First, every person in the United States is protected by the 14th Amendment of the Constitution. This amendment provides for due process and equal protection. What was the due process afforded a former faculty member who was informed she was banned from the university? If there was no due process, might a federal law suit be in the offing? I raise this point because what was sent to me by the university included no information about non-students. I take that to mean that there is no policy.
Secondly, is a former faculty member afforded privacy protections as the students are? Obviously, banning a former faculty member is a serious matter. So what protections do university students and employees have from someone who was summarily banned, apparently without due process? As a former colleague this person may have been engaged in a joint research project with me. Now that a banning has occurred does my research stop or does their participation stop?
These are all questions that the administration is incapable and/or unwilling to answer. My question is why. Is it because there is no viable policy making and policy review process at this institution? Is it because those most vulnerable are subject to rule by fiat by a petty dictator?

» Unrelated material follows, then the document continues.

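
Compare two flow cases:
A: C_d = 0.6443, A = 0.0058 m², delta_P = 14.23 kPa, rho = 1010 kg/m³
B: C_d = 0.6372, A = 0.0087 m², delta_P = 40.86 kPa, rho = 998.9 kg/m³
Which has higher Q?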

Or is it just the ineptness of an administration whose failure has been well documented in this forum as well as others? The administration seems more concerned about satisfying petty slights than protecting the safety of the university.
That is unconscionable!
It might be time to review our French History and the history of arbitrary and absolutist power. What the Watson administration seems to want is a reinstitution of a lettre de cachet. See below from the online Encyclopedia Britannica note the part about the king acting independently of the law courts and their processes…
ReplyDeletehttp://www.britannica.com/EBchecked/topic/87796/lettre-de-cachet
lettre de cachet, (French: “letter of the sign [or signet]”), a letter signed by the king and countersigned by a secretary of state and used primarily to authorize someone’s imprisonment. It was an important instrument of administration under the ancien régime in France. …
…The effect of a lettre de cachet was to initiate and enforce the imprisonment of an individual in a state fortress, particularly the Bastille, or in a convent or hospital. That the duration of the imprisonment was not necessarily specified in the lettre de cachet served to aggravate the arbitrary character of the measure taken. Nor was there any legal mechanism for appeal against a lettre de cachet; release, no less than detention, depended entirely upon the king’s pleasure. In the law of the ancien régime, the lettre de cachet was thus an expression of that exercise of justice that the king reserved to himself, independently of the law courts and their processes, just as he reserved the right to grant lettres de grâce, or pardons, to persons who had been convicted by the courts.
State lettres de cachet were sent by the government in the interests of society, either to maintain public order or to assure the proper functioning of institutions.
In the first case, a public authority (in Paris the lieutenant general of police) might obtain from the king the orders for someone’s detention for a limited period of time, or a public prosecutor would demand a lettre de cachet for the arrest of an accused person before trial.
In the second case, the king might use a lettre de cachet to summon political bodies (such as the Estates-General), to order them to discuss a particular matter or to exclude from their meetings some person or persons considered undesirable.
Lettres de cachet were also used to arrest suspect foreigners or spies.
They were also granted to private persons for action on another individual.
Couched in very brief, direct terms, a lettre de cachet simply commanded the recipient to obey the orders therein without delay, giving no explanation.